When A Good Barrel Goes Bad

I recently received a question asking why a rifle that had been getting good groups suddenly began opening up the groups that previously had been the envy of one and all. Here is my answer Simple. You changed something.

When, after 6 months of selling my material, my shooting went all to hell. Sorry, reverend, there is no other word. I was beginning to consider the difficulty and cost of refunding all the money I had taken in at that time, when while talking to the range owner I heard myself saying, "The only thing I have changed is the wiping patch."

Clank! The penney dropped.

I had run out of the U.S. Government issued wiping patches and had purchased some pretty flannel ones at some gun store. I looked around and found some more Gov't patches and took a measurement and then compared that measurement to a measurement of the flannel patching. The new stuff was half as thick as the Gov't stuff…

AHA!

Went back to the gov't issued stuff and in about 3 shots was back to the nickel sized group.

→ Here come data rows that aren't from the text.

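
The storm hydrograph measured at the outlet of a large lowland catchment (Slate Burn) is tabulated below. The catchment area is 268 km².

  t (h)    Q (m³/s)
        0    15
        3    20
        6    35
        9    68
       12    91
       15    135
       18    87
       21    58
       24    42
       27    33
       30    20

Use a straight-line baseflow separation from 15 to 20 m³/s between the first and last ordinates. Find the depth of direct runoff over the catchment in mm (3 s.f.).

Direct runoff: 0.00, 4.50, 19.00, 51.50, 74.00, 117.50, 69.00, 39.50, 23.00, 13.50, 0.00 m³/s; ΣQ_DR = 411.5 m³/s.
V = ΣQ_DR · Δt = 411.5 × 10800 s = 4.444 × 10^6 m³.
Over A = 268 km², depth = V / A = 16.6 mm.

d ≈ 16.6 mm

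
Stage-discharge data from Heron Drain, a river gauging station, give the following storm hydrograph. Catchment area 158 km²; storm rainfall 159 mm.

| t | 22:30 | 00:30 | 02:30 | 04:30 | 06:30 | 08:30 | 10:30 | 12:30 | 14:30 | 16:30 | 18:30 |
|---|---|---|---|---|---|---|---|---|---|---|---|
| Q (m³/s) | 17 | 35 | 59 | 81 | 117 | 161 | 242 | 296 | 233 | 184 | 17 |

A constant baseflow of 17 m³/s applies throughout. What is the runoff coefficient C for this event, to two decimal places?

C ≈ 0.36

ΣQ_DR = 1255 m³/s; V = ΣQ_DR·Δt = 9.036 × 10^6 m³.
Runoff depth d = V / A = 57.19 mm.
C = d / P = 57.19 / 159 = 0.36.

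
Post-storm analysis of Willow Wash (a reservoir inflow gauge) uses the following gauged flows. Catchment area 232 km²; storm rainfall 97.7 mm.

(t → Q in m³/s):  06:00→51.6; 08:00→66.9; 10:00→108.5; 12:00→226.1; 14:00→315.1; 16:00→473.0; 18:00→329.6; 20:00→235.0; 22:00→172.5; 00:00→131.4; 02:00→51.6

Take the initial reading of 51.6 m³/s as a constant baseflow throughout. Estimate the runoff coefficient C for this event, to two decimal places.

ΣQ_DR = 1594 m³/s; V = ΣQ_DR·Δt = 1.147 × 10^7 m³.
Runoff depth d = V / A = 49.46 mm.
C = d / P = 49.46 / 97.7 = 0.51.

C ≈ 0.51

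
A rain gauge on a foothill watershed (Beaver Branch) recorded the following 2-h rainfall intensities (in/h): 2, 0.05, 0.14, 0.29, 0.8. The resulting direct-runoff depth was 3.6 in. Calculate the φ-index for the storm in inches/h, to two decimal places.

Only the 2 blocks with intensity above φ contribute runoff: 2, 0.8 in/h.
Σ(I−φ)·Δt = d  ⇒  (2+0.8 − 2φ)·2 = 3.6
φ = (2.800 − 3.6/2) / 2 = 0.50 in/h.

φ ≈ 0.50 in/h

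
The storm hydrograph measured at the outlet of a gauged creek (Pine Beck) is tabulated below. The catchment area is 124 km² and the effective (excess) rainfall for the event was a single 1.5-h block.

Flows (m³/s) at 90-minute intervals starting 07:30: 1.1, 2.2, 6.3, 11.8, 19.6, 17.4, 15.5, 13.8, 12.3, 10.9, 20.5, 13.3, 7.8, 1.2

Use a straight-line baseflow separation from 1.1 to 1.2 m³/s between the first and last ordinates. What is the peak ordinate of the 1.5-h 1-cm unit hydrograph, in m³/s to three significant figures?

Direct runoff: 0.00, 1.09, 5.18, 10.68, 18.47, 16.26, 14.35, 12.65, 11.14, 9.73, 19.32, 12.12, 6.61, 0.00 m³/s; ΣQ_DR = 137.6 m³/s, peak = 19.32 m³/s.
Runoff depth d = ΣQ_DR·Δt / A = 137.6 × 5400 / (124 km²) = 5.992 mm.
The 1-cm UH is the DRH scaled by (10 mm)/d, so U_p = 19.32 × 10/5.992 = 32.2 m³/s.

U_p ≈ 32.2 m³/s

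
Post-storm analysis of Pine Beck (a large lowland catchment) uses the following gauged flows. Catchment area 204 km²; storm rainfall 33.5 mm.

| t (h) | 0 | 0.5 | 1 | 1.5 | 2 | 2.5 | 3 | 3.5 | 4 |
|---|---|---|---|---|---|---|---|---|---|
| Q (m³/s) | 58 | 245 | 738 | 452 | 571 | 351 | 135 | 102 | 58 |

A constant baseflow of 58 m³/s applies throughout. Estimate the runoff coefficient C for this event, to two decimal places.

C ≈ 0.58

ΣQ_DR = 2188 m³/s; V = ΣQ_DR·Δt = 3.938 × 10^6 m³.
Runoff depth d = V / A = 19.31 mm.
C = d / P = 19.31 / 33.5 = 0.58.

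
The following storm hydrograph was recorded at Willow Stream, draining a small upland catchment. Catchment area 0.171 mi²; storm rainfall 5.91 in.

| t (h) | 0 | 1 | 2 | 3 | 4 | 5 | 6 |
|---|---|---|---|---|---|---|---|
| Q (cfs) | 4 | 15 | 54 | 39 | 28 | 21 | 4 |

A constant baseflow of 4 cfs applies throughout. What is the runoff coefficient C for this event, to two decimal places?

ΣQ_DR = 137.0 cfs; V = ΣQ_DR·Δt = 4.932 × 10^5 ft³.
Runoff depth d = V / A = 1.241 in.
C = d / P = 1.241 / 5.91 = 0.21.

C ≈ 0.21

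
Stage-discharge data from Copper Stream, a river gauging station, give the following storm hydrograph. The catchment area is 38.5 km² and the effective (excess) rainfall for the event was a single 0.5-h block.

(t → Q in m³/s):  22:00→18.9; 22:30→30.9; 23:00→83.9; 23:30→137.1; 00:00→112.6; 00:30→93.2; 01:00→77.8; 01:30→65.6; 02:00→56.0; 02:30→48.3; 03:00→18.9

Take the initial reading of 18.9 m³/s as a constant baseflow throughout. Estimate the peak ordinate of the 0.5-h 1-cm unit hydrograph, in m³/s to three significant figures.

Direct runoff: 0.0, 12.0, 65.0, 118.2, 93.7, 74.3, 58.9, 46.7, 37.1, 29.4, 0.0 m³/s; ΣQ_DR = 535.3 m³/s, peak = 118.2 m³/s.
Runoff depth d = ΣQ_DR·Δt / A = 535.3 × 1800 / (38.5 km²) = 25.03 mm.
The 1-cm UH is the DRH scaled by (10 mm)/d, so U_p = 118.2 × 10/25.03 = 47.2 m³/s.

U_p ≈ 47.2 m³/s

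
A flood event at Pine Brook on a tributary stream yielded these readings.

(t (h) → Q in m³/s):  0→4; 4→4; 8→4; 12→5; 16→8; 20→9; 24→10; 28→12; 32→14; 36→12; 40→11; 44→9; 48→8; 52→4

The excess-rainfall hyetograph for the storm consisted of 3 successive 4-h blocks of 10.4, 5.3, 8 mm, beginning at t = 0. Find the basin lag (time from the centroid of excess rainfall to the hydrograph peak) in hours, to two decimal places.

t_L ≈ 26.41 h

Centroid of excess rainfall: t_c = Σ P_i·t̄_i / ΣP_i = 5.5949 h (block centres at 2, 6, 10 h).
Hydrograph peak occurs at t = 32 h, so basin lag t_L = 32 − 5.5949 = 26.41 h.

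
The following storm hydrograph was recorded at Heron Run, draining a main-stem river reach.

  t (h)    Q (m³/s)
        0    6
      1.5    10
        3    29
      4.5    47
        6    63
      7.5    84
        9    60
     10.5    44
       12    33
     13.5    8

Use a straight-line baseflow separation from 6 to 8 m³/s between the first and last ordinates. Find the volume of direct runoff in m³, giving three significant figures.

V ≈ 1.70 × 10^6 m³

Direct-runoff ordinates (Q − Q_b): 0.00, 3.78, 22.56, 40.33, 56.11, 76.89, 52.67, 36.44, 25.22, 0.00 m³/s.
ΣQ_DR = 314.0 m³/s.
With Δt = 1.5 h = 5400 s, V = ΣQ_DR · Δt = 314.0 × 5400 = 1.70 × 10^6 m³.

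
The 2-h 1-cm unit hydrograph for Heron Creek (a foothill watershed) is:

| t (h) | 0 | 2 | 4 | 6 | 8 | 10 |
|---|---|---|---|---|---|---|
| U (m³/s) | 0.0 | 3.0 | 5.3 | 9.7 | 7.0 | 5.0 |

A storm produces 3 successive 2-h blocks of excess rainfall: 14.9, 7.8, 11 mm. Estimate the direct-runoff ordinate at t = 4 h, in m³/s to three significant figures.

By discrete convolution, Q_j = Σ (P_i / 10 mm) · U_{j−i}.
At t = 4 h (j=2): Q = (14.9/10)·5.3 + (7.8/10)·3.0 + (11/10)·0.0 = 10.2 m³/s.

Q ≈ 10.2 m³/s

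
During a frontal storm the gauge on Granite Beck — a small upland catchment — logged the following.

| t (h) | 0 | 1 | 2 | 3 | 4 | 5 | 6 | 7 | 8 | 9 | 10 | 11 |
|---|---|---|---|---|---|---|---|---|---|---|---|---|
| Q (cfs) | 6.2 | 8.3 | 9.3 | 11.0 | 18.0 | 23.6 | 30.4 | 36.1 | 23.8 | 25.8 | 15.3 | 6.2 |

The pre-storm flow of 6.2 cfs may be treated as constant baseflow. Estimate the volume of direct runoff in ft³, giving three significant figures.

V ≈ 5.03 × 10^5 ft³

Direct-runoff ordinates (Q − Q_b): 0.0, 2.1, 3.1, 4.8, 11.8, 17.4, 24.2, 29.9, 17.6, 19.6, 9.1, 0.0 cfs.
ΣQ_DR = 139.6 cfs.
With Δt = 1 h = 3600 s, V = ΣQ_DR · Δt = 139.6 × 3600 = 5.03 × 10^5 ft³.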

While I had been wiping between shots with the new material its thinner fabric wasn't doing the job of the former material, so there was a very slightly larger amount of residue left in the bore which was baking on, shot after shot, giving me an ever increasingly small bore. so that as I fired, the ball/patch combination was increasingly wrong. Resulting in gross inaccuracy and when I found I was beginning to pound the balls out of round during loading I began to get flyers of heroic proportions. I strongly recommend getting a jag that is too large for your barrel, and then truning it down to where , with a clean barrel, two Gov't Issue wiping patches, will, slowly and smoothly go down your barrel with only the weight of your arm supplying the impetus. That seems to do the trick. I have read and many places that a barrel is good for about 1500 -1800 rounds before it is shot out. As I have fired vast multiples of those numbers of rounds out of the same barrel with NO loss of accuracy, I am inclined to believe that the "Shot-Out Barrel" is part of folklore and not reality.

However, bear this in mind, We use soft brass cleaning jags and loading jags, usually the same jag, because a steel jag would raise heck with the rifling. Well and good. On the other hand the rifling raises a bit of heck with the soft brass jag and it very slowly becomes smaller and smaller.

In about 1500 to 1800 rounds your jag will wear down a bit and start leaving a very small amount of crud in the barrel, just like the thinner wiping patch did in my barrel, and your barrel begins to behave badly. A shot out barrel? No, a shot out jag.

Your problem may have been caused by something else. But I do know that the reason your rifle began to misbehave was because something changed. You just have to figure out what you did. Unknowingly, as in my case with the thinner wiping patch, something has changed.

In loading your rifle you must be consistent in ALL things and your groups will be consistent.